I joined the ION UX team in 2015, just as Alcatel-Lucent and Nokia announced their merger. The UX team in Ottawa has been engaged in bringing user centered design forward into improving the modern network management software. We define, design, and deliver in the product development process, alongside many other parts of the R&D team.
How do we transform a legacy software into a modern enterprise web suite?
Nokia NSP is an evolution from Alcatel-Lucent’s SAM (Service Aware Manager), an all-in-one powerful Java network management tool that proved quite difficult to use. At 2015, the ION team had been moving away from its Java application into newer web apps, because the Java application had lots of usability challenges, and the features were getting overwhelming.
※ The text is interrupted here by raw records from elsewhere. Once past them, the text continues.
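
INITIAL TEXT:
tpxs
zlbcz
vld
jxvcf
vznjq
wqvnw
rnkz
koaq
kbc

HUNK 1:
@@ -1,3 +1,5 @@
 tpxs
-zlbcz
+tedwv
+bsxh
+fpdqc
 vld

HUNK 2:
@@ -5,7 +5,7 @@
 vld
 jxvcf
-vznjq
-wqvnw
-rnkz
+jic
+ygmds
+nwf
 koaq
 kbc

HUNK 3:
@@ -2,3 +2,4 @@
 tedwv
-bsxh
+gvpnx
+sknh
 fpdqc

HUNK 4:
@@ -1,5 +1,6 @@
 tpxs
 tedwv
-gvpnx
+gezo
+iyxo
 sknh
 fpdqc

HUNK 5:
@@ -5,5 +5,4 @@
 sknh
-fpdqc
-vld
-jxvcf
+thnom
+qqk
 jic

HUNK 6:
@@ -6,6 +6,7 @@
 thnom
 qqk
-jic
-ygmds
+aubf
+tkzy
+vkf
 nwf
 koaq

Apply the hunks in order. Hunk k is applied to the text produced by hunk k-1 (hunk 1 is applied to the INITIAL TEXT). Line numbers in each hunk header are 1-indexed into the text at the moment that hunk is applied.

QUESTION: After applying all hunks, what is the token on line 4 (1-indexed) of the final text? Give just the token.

Answer: iyxo

Derivation:
Hunk 1: at line 1 remove [zlbcz] add [tedwv,bsxh,fpdqc] -> 11 lines: tpxs tedwv bsxh fpdqc vld jxvcf vznjq wqvnw rnkz koaq kbc
Hunk 2: at line 5 remove [vznjq,wqvnw,rnkz] add [jic,ygmds,nwf] -> 11 lines: tpxs tedwv bsxh fpdqc vld jxvcf jic ygmds nwf koaq kbc
Hunk 3: at line 2 remove [bsxh] add [gvpnx,sknh] -> 12 lines: tpxs tedwv gvpnx sknh fpdqc vld jxvcf jic ygmds nwf koaq kbc
Hunk 4: at line 1 remove [gvpnx] add [gezo,iyxo] -> 13 lines: tpxs tedwv gezo iyxo sknh fpdqc vld jxvcf jic ygmds nwf koaq kbc
Hunk 5: at line 5 remove [fpdqc,vld,jxvcf] add [thnom,qqk] -> 12 lines: tpxs tedwv gezo iyxo sknh thnom qqk jic ygmds nwf koaq kbc
Hunk 6: at line 6 remove [jic,ygmds] add [aubf,tkzy,vkf] -> 13 lines: tpxs tedwv gezo iyxo sknh thnom qqk aubf tkzy vkf nwf koaq kbc
Final line 4: iyxo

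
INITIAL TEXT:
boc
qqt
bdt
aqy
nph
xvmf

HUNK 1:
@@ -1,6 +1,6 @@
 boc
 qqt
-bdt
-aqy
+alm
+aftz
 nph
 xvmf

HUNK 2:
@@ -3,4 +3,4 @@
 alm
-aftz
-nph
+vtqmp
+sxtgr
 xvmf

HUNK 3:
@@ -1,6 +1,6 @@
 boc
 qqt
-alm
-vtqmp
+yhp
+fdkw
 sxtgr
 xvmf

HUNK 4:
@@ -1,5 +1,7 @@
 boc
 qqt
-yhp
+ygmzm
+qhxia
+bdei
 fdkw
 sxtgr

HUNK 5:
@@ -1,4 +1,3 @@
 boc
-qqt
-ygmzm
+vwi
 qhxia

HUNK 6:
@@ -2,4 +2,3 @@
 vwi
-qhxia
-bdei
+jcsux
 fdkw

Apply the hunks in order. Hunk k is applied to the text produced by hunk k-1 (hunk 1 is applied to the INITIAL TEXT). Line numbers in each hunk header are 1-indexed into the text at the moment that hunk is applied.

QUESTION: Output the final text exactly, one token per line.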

Along with other sales and strategic considerations, the feature sets in the original SAM were slowly being migrated to a web suite, in addition to new functions that arose from new networking technologies.
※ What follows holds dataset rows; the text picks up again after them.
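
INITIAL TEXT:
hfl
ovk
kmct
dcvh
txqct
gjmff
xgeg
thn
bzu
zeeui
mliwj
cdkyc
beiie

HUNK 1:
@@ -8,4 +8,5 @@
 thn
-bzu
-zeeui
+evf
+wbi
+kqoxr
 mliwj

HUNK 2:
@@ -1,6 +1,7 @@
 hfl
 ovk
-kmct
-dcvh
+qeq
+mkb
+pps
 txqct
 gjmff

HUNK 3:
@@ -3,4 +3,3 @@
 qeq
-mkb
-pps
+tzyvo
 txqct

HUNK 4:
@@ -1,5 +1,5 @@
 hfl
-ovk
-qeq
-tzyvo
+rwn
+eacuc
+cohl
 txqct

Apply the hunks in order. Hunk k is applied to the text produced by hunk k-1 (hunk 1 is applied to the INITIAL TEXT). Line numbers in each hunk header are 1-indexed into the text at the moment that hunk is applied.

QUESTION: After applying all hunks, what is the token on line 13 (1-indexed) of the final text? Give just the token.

Hunk 1: at line 8 remove [bzu,zeeui] add [evf,wbi,kqoxr] -> 14 lines: hfl ovk kmct dcvh txqct gjmff xgeg thn evf wbi kqoxr mliwj cdkyc beiie
Hunk 2: at line 1 remove [kmct,dcvh] add [qeq,mkb,pps] -> 15 lines: hfl ovk qeq mkb pps txqct gjmff xgeg thn evf wbi kqoxr mliwj cdkyc beiie
Hunk 3: at line 3 remove [mkb,pps] add [tzyvo] -> 14 lines: hfl ovk qeq tzyvo txqct gjmff xgeg thn evf wbi kqoxr mliwj cdkyc beiie
Hunk 4: at line 1 remove [ovk,qeq,tzyvo] add [rwn,eacuc,cohl] -> 14 lines: hfl rwn eacuc cohl txqct gjmff xgeg thn evf wbi kqoxr mliwj cdkyc beiie
Final line 13: cdkyc

Answer: cdkyc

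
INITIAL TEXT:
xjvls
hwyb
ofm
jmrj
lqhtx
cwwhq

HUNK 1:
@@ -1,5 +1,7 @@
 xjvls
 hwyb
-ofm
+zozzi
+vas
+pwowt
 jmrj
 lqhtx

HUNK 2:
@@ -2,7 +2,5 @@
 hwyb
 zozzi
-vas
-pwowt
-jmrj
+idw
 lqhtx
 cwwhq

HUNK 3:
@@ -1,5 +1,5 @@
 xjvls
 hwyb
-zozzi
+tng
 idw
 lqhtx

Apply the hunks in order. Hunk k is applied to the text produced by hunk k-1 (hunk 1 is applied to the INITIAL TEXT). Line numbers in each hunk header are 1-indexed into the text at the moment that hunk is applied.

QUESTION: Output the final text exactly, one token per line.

Hunk 1: at line 1 remove [ofm] add [zozzi,vas,pwowt] -> 8 lines: xjvls hwyb zozzi vas pwowt jmrj lqhtx cwwhq
Hunk 2: at line 2 remove [vas,pwowt,jmrj] add [idw] -> 6 lines: xjvls hwyb zozzi idw lqhtx cwwhq
Hunk 3: at line 1 remove [zozzi] add [tng] -> 6 lines: xjvls hwyb tng idw lqhtx cwwhq

Answer: xjvls
hwyb
tng
idw
lqhtx
cwwhq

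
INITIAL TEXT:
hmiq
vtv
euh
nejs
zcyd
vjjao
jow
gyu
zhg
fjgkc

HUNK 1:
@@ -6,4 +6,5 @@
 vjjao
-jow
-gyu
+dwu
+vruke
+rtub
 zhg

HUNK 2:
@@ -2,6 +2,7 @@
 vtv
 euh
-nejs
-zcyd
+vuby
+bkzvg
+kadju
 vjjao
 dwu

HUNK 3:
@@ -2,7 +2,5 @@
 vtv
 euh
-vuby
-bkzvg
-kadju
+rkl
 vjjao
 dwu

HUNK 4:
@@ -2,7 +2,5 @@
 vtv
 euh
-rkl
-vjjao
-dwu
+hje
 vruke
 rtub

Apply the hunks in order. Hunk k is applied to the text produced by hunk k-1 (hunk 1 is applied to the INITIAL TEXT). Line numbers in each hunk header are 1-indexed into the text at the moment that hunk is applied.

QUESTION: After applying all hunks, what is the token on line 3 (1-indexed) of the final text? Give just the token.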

Internal Core Framework Design System
To cope with the growing number of web applications and the challenge to maintain consistency in the user experience, the team needed a design system that powers the core framework. The core components were designed based on UX best practices, development needs, design reviews, and user testing feedback. I made sure to have strong design rationales for each piece, and that the components come together to create a common look and feel. More specifically, the design leverage Material Design language, Atomic Design methodology, and a healthy dose of iterative design process. They were then implemented by the dev team using React, SmartClient, and other dev toolkits.
Most of the works I had done are internal, and non-disclosable, as they are the pieces that end up making the actual outward-facing products. But my work in the design system can be seen in some of the released web apps, as individual components. For example, the screenshots below from a few of the applications using components such as data table, navigation, search and filter, side panels, plotters, settings, etc.
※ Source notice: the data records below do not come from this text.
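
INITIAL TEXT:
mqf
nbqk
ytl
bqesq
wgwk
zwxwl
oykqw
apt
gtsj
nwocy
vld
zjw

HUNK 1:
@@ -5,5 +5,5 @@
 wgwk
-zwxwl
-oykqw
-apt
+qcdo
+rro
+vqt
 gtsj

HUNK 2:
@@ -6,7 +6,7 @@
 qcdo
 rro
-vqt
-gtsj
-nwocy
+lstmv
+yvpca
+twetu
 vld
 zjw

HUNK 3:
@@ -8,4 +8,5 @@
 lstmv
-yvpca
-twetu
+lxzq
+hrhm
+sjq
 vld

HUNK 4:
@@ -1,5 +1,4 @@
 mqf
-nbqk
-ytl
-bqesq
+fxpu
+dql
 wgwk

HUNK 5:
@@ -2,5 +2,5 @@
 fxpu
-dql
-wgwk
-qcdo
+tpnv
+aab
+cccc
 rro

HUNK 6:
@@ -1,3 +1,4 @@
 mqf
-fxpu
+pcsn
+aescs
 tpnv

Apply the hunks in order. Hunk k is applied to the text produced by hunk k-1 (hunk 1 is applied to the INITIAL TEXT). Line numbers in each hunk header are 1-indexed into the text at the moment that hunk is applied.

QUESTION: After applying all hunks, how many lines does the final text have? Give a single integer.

Hunk 1: at line 5 remove [zwxwl,oykqw,apt] add [qcdo,rro,vqt] -> 12 lines: mqf nbqk ytl bqesq wgwk qcdo rro vqt gtsj nwocy vld zjw
Hunk 2: at line 6 remove [vqt,gtsj,nwocy] add [lstmv,yvpca,twetu] -> 12 lines: mqf nbqk ytl bqesq wgwk qcdo rro lstmv yvpca twetu vld zjw
Hunk 3: at line 8 remove [yvpca,twetu] add [lxzq,hrhm,sjq] -> 13 lines: mqf nbqk ytl bqesq wgwk qcdo rro lstmv lxzq hrhm sjq vld zjw
Hunk 4: at line 1 remove [nbqk,ytl,bqesq] add [fxpu,dql] -> 12 lines: mqf fxpu dql wgwk qcdo rro lstmv lxzq hrhm sjq vld zjw
Hunk 5: at line 2 remove [dql,wgwk,qcdo] add [tpnv,aab,cccc] -> 12 lines: mqf fxpu tpnv aab cccc rro lstmv lxzq hrhm sjq vld zjw
Hunk 6: at line 1 remove [fxpu] add [pcsn,aescs] -> 13 lines: mqf pcsn aescs tpnv aab cccc rro lstmv lxzq hrhm sjq vld zjw
Final line count: 13

Answer: 13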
(Image source: NSP youtube channel)
As part of an initiative to drive consistency across different business units in Nokia, I designed and coded an internal website that evangelizes our process, main tenets, and design resources like our core components. I was also involved in regular developer community meetings to handle core component design requirements and changes. The goal for the design leadership was to shift the UX maturity level in the organization.
UX Writing & Information Design
As another part to drive consistency among our products, I had written style guides on data visualization and GUI copy-writing, with fellow UX designers and technical writers.
My role as the design system framework guy
To design, maintain, and improve the internal core framework UI components was my main responsibility. This role lends itself to much collaboration with other UX designers, product line managers, developers, team managers, marketing associates, and technical writers. I got to interact with people across all the different domain applications, different dev teams, and even business units. I also got the opportunities to create workflows and visuals for some of the applications, and designed some internal websites.
One of the most important things as a design framework person is to support designers and developers who are new to the framework and design language, for that purpose, I made a Sketch symbol library and a Sketch stickersheet with all the component symbols and some usage guidelines. On top of that, I designed and contributed code to a React UI showcase website that contains live demo, code examples, and detailed usage guidelines with all of the React components.